ABALA REFUGEE CAMP, Niger, August 13 (UNHCR) - A UN refugee agency project in Niger is empowering refugees and protecting the local environment by improving access to domestic energy, thanks to a key partnership with one local business. As a result, households in the area who had previously struggled to secure firewood, can now look forward to four months of gas.
A groundbreaking contract saw the Niger firm install storage centres in remote refugee sites, where physical and financial access is limited, for distribution and bottling. In return, UNHCR procured bottles, stoves and refills to meet the needs of more than 2,600 refugee households in Abala.
For women like Alkaounatou, a Malian refugee and a single mother with three children, the gas project is invaluable. Previously, she had less than US$1 a day to spend on firewood.
Like thousands stranded in Niger and Mali, it took her three hours to find wood and she sometimes skipped meals in order to afford the day's supply. Schemes to fight malnutrition were being reduced to ashes for a few pieces of firewood.
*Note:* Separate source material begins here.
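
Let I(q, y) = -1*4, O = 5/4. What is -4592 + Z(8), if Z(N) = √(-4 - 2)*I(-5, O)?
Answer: -4592 - 4*I*√6 ≈ -4592.0 - 9.798*I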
Women were also at risk while out foraging.
Today, Alkaounatou earns more than US$2 through her business. "Before the gas reached us, I was forced to sell part of our food ration to buy firewood," she recalls. "But with the gas project, I could save some money, buy merchandise and open my own business. Now I do not depend only on assistance to feed my children."
Maimouna, another single refugee mother with four children, is now similarly self-sufficient. "Gas has very much relieved me," she says. "At one time I used to fetch wood and I was not able to undertake any other activity. Today, I get up, prepare my noodles and roast my pancakes with gas and I sell them."
The project is the first of its kind in Niger and now UNHCR hopes to mobilize its partners, such as France and the European Commission, to help extend the use of gas to other camps. And as Akiyou, chairman of refugees in Abala, noted, it is not only the displaced and local populations that reap the benefits. "The gas came to the rescue of the trees. When there is no tree, there is no life on earth."